De La Isleta, siempre mi refugio (I) por Claudio Andrada

 

Un espacio diminuto, un universo limitado, un territorio donde cupieron todos nuestros sueños... Y no eran escasos ni éramos pocos los que pasábamos días y días sin bajar a la carretera, convencidos de que la vida, nuestras vidas, no precisaban de más alimentos que los que nos llegaba a la mesa y que, en ocasiones, debíamos compartir con el amigo que tenía la habilidad de llegar siempre a las horas de la comida.
Nada se decía. Un código nunca escrito ni contado impedía un mal gesto, una mala mirada, por más que el Danone tuviera ese día más de un dueño.
Así crecimos unos cuantos de nosotros, los aborígenes de esta isla dentro de otra mayor, que desde pequeños nos dijeron que se llamaba La Isleta.

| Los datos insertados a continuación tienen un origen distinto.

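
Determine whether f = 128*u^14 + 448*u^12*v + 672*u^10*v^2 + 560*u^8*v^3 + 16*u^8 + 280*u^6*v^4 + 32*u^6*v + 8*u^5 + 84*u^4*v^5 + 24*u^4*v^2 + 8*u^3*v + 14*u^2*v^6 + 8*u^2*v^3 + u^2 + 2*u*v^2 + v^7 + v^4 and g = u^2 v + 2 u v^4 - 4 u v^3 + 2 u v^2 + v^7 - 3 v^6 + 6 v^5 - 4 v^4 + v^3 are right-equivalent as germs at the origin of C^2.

No.

The Hessian of f at 0 has rank 1. Corank 1: A-series; mu = 6 gives A_6. The Hessian of g at 0 has rank 0. Corank 2; j^3 = v*(u + v)^2 has shape L^2 M (L != M), so D-series; mu = 7 gives D_7. f is A_6 but g is D_7, hence not right-equivalent.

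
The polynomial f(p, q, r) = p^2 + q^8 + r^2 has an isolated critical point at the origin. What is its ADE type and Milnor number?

The Hessian of f at 0 is [[2, 0, 0], [0, 0, 0], [0, 0, 2]] with rank 2, so corank 1. A Groebner basis of the Jacobian ideal J(f) in C{p,q,r} is {q^7, p, r}; counting standard monomials gives mu = 7. Corank 1: A-series; mu = 7 gives A_7.

Type A_{7}, Milnor number mu = 7.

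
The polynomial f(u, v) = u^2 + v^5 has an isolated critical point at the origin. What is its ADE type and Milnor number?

The Hessian of f at 0 has rank 1. Corank 1: A-series; mu = 4 gives A_4.

Type A_{4}, Milnor number mu = 4.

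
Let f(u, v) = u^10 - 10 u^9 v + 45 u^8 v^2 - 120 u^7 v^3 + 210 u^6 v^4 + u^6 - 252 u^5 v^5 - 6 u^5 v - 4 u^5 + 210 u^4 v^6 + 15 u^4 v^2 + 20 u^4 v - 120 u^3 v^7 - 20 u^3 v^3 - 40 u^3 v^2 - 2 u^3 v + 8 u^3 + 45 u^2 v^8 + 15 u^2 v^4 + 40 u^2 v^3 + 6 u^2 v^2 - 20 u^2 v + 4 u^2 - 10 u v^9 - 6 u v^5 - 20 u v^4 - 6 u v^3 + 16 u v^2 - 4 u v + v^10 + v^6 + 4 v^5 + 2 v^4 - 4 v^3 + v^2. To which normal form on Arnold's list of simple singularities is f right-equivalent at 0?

The Hessian of f at 0 is [[8, -4], [-4, 2]] with rank 1, so corank 1. A Groebner basis of the Jacobian ideal J(f) in C{u,v} is {u^2*v^2 + 2822*u^2*v/3 + 17984*u^2/3 - 5503*u*v^2/3 - 10660*u*v + 13160*u/3 + 1773*v^3/2 + 4928*v^2 - 6580*v/3, 3724*u^2*v/3 + 23632*u^2/3 + u*v^3 - 7250*u*v^2/3 - 14008*u*v + 17296*u/3 + 1167*v^3 + 6476*v^2 - 8648*v/3, 4720*u^2*v/3 + 29728*u^2/3 - 9176*u*v^2/3 - 17616*u*v + 21760*u/3 + v^4 + 1476*v^3 + 8144*v^2 - 10880*v/3, u^3 - 3*u^2*v - 2*u^2 + 3*u*v^2 + 4*u*v - 2*u - v^3 - 2*v^2 + v}; counting standard monomials gives mu = 9. Corank 1: A-series; mu = 9 gives A_9.

A9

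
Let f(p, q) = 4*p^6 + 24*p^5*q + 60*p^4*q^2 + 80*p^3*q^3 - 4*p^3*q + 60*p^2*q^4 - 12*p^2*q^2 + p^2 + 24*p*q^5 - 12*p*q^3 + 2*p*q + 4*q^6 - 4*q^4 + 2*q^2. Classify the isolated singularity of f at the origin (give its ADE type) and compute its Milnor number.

The Hessian of f at 0 is [[2, 2], [2, 4]] with rank 2, so corank 0. A Groebner basis of the Jacobian ideal J(f) in C{p,q} is {p, q}; counting standard monomials gives mu = 1. Corank 0: nondegenerate Morse point, so A_1.

Type A_1, Milnor number mu = 1.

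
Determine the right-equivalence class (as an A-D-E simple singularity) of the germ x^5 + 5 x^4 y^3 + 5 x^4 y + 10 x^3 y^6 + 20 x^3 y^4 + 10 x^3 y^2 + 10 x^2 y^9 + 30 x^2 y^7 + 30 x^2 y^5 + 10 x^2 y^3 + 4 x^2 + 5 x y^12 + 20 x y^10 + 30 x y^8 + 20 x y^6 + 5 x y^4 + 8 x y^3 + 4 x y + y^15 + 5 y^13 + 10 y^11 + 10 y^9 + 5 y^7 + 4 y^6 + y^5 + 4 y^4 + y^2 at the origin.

A_{4}

The Hessian of f at 0 is [[8, 4], [4, 2]] with rank 1, so corank 1. A Groebner basis of the Jacobian ideal J(f) in C{x,y} is {x + y^3 + y/2, x^2 - y^2/4, x*y + y^2/2}; counting standard monomials gives mu = 4. Corank 1: A-series; mu = 4 gives A_4.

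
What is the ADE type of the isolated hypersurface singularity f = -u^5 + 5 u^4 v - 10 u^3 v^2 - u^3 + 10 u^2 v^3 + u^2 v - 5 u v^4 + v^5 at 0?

D6

The Hessian of f at 0 has rank 0. Corank 2; j^3 = -u^2*(u - v) has shape L^2 M (L != M), so D-series; mu = 6 gives D_6.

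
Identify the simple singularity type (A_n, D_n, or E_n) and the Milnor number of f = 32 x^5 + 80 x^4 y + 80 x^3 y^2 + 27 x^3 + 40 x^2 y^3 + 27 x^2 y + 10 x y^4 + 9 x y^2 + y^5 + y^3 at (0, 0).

The Hessian of f at 0 has rank 0. Corank 2; j^3 = (3*x + y)^3 is a perfect cube, so E-series; the 5-jet and mu = 8 give E_8.

Type E8, Milnor number mu = 8.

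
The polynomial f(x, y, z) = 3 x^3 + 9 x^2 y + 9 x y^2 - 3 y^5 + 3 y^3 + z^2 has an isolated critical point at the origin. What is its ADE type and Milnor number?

Type E_8, Milnor number mu = 8.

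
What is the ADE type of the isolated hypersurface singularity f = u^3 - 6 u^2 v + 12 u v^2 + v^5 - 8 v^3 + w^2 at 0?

E8

The Hessian of f at 0 is [[0, 0, 0], [0, 0, 0], [0, 0, 2]] with rank 1, so corank 2. A Groebner basis of the Jacobian ideal J(f) in C{u,v,w} is {v^4, u^2 - 4*u*v + 4*v^2, w}; counting standard monomials gives mu = 8. Corank 2; j^3 = (u - 2*v)^3 is a perfect cube, so E-series; the 5-jet and mu = 8 give E_8.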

En estas calles que suben y bajan, de pendientes agotadoras y bajadas a tumba abierta, aprendimos que ser de aquí no era una desgracia, como nos señalaban los de afuera, sino un orgullo que persiste con el tiempo.
Da igual en que rincón del planeta vivas, porque sabes que tu alma y tus cenizas reposarán en cualquier esquina de tu casa, aquí, en La Isleta.